Clothes: The most important part about a Gamecock football game (besides the game — maybe) is your choice in clothes. What you wear is critical in determining if you really belong, and as a pseudo-fan, my advice is to not go too crazy with your style until you have a better grasp of the game.
So, guys, don’t paint your chests. Don’t wear jerseys — you aren’t Stephen Garcia. A simple black, white or garnet t-shirt with khaki shorts will do.
Girls, buy those Gamecock face stickers in bulk. And even if you have that great six-pack summer bod, don’t wear just a sports bra. Everyone has heard about the black dress phenomenon, and if you haven’t, you shouldn’t be in the South. Make it look like you spent hours scouring the racks of Columbia boutiques by throwing on a pair of garnet beads or buying a dress with some kind of bow, frills or belt. Black dresses aren’t mandatory; garnet ones work, too, but be sure not to cross over into that awkward maroon-y, purple-y color. That’s how we point out the newbs.
Probably everyone’s most important accessory is the large Bojangles’ cup. Even if you have to pick it up off the ground, it scores automatic cool points.

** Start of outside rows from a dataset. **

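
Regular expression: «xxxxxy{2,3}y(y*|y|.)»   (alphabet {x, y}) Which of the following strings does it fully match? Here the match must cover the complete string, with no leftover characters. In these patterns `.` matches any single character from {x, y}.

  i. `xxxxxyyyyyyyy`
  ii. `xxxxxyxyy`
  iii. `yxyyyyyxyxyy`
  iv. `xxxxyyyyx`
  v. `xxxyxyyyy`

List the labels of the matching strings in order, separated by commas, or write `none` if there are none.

i

i → match
ii. `xxxxxyxyy` → no match
iii. `yxyyyyyxyxyy` → no match — must start with `xxxxxy`
iv. `xxxxyyyyx` → no match — must start with `xxxxxy`
v. `xxxyxyyyy` → no match — must start with `xxxxxy`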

Location: Once you look like a true fan, find the perfect spot to set up shop. To get there, never use a map, and never request directions. Realize that the Greek tailgates are a wee bit different than the stadium parking lot tailgates and that you run the risk of being creeped on by straight randos if you pick the wrong place. Follow the college students, not the beer-bellied, trucker-hat-wearing drunkards.
Cheer: Ticket scanned, drinks bought and seat found, you find yourself in the midst of the Carolina football game. Where to go from here? Cheer your ass off. Though the chants may seem silly, timing of these cheers is crucial, and execution is vital. If that is too difficult, watch the ball, and say, “Go (insert player number here)!” It’s a foolproof plan to make it seem likeyou know what’s going on.
High-fives can be your best friends, worst enemies or frenemies. Don’t be overzealous; only high-five strangers after a touchdown.
Don’t sit down unless everyone around you has. Period.
Love your cocks, but don’t get too cocky.
Understand that heat exhaustion and over-drunkenness ARE possible, and you WILL be escorted out by a stadium cop — and they are legit.
Keep all this in mind, and a true fan could be born. This infallible plan will have you bullshitting even the most serious fan at Williams-Brice Stadium.
Think You Don’t Know Anything About Gamecock Football?
By Will Saitta
Check Out These Horror Stories:
Last year, I finally convinced one of my friends to go to his first Carolina football game. He wore ripped jeans and a black Guns N’ Roses T-shirt. Then, in front of everybody (and halfway through the second quarter), he asks me, “What color are we?”
To the girl I saw at the Georgia game: Yes, tailgating is fun — no, getting wheeled out after the second play because you had too much “juice” is not fun. I am all for tailgating, but come on! If you can’t even make it past “Sandstorm,” you need to reevaluate. Also, do you really want to have to do the roll-of-shame past all your friends and classmates? “Oh yeah! You’re the girl who passed out!”
Last year, I was at the Carolina-Clemson game (which we won 34-17), and I witnessed the most unforgivable of sins: Clemson had the ball — they were driving, and somebody made a big play. The student section was booing and shouting, but this one girl a couple rows in front of me was clapping. She wore a Carolina shirt and even had those temporary tattoos on her face, so at this point I was just confused. Well, somebody decided to call her out on it, and her defense was: “What? He’s cute. I always clap for the cute ones.” No, you don’t. You clap when we win, and you clap louder when Clemson loses!